Ruth Barker

The Dialectics of Mapping


Questions on the Eminent Rise of Contemporary Art in Scotland.

The knowledge has been rolling like triumphant thunder through the arts community of Scotland, resonating with an echo, not just of patriotism, but of promise. The 2003 Venice Biennale will be the first time that Scotland as a country has had its own pavilion. And we are proud.


That we are proud is an important distinction, because I’m not Scottish. I live in Glasgow, though and so, like many other non-Scots, I can appropriate a share in the identification of artistic success – and it has by anyone’s standards been a successful year. Rosalind Nashashibi’s success in Beck’s Futures 2003 places her as successor to 2002 winner Toby Paterson, and 2001 winner Roderick Buchanan; all three based in Scotland’s ‘second city’.  Nashashibi will also represent Scotland in the Biennale – not as a ‘headliner’ (Glasgow’s Simon Starling, Jim Lambie and Clare Barclay will be showing in the prestigious piano nobile), but as one of the 26 other artists who will be involved in the Scottish Zenomap project. Of these 26, 19 live in Glasgow, 9 were born in Scotland.
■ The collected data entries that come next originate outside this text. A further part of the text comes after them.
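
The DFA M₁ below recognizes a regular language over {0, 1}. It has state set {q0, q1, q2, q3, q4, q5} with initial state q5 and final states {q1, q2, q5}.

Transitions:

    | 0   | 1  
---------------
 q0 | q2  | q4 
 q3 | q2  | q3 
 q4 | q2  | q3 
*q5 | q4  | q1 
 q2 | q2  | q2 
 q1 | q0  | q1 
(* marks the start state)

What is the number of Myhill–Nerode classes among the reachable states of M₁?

3

P0 = {q1,q2,q5} | {q0,q3,q4}.
Split {q1,q2,q5} by δ(·,0) → {q1,q5} and {q2}.
The partition is now stable with 3 blocks: {q1,q5} | {q0,q3,q4} | {q2}.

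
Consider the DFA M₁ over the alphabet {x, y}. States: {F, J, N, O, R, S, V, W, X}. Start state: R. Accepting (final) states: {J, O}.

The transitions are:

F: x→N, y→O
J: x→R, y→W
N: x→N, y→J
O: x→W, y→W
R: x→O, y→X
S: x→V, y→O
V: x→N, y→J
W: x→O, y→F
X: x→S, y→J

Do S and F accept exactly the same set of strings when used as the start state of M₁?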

Here perhaps we see the crux of the matter – a matter of mapping.


Contemporary art criticism has been implicated in cartographic play for the last hundred years or so, as it has engaged with the multitude of functions and intentions of art. Those whose business it is to discuss these discursions have made use of an expansive atlas of terms to circumnavigate the movements that surround them - from cubism to the YBA’s. This system of nomenclature has had the intensive (and reciprocal) effect of definition, in the same way that contour lines on an ordinance survey summarily define landscape. The cultural landscape, then, as we understand it, is divided and contained by these mapped signals of naming – which may be as useful or as limited, as any other form of signage.
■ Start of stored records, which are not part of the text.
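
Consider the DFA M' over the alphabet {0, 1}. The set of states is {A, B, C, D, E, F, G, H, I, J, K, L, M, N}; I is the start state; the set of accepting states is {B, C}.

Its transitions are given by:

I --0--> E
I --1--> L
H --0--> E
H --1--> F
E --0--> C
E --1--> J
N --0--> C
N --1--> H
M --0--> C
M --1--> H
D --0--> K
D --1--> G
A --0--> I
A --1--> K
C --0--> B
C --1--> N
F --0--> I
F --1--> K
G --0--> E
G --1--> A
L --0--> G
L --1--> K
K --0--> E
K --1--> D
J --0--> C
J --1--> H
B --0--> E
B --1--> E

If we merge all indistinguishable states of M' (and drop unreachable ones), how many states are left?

First remove the unreachable states {M}; 13 states remain.
P0 = {B,C} | {A,D,E,F,G,H,I,J,K,L,N}.
Split {B,C} by δ(·,0) → {B} and {C}.
Split {A,D,E,F,G,H,I,J,K,L,N} by δ(·,0) → {A,D,F,G,H,I,K,L} and {E,J,N}.
Refine {A,D,F,G,H,I,K,L} on symbol 0: members go to different blocks, giving {A,D,F,L} and {G,H,I,K}.
On input 1, block {E,J,N} splits into {J,N} and {E}.
Stable partition: {B} | {A,D,F,L} | {C} | {J,N} | {G,H,I,K} | {E} — 6 equivalence classes.

6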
Why is this pride in location so readily inflamed in Scotland? Easily generalised in print, even if not strictly true – because in the Scottish art-world a definition of Not London is swiftly established, which efficiently (though perhaps unfortunately) translates into the historical Not English on both sides of the border.


How helpful is it to talk of ‘Scottish Art’, or ‘Glasgow Artists’? This is something harder to attain, as the amorphous fug of terminologies embrace the idea that a tremendously vital variety of artists may be surmised with a waft of their geographical location. We can gesture towards a shared experience, a community in common, but the grouping fails, arguably, to establish many other shared assets. Artists in Scotland are generating work across the board, in no one particular style or medium, and so perhaps it is surprising to expect them to coalesce.


The recent successes of contemporary artists working from Scotland are easily identifiable and rightly to be celebrated. However, they also pose a series of questions as to the logistics of collection which are as integral to any writer/artist’s conscience as the process of semantic shorthand is to the process of concise argument.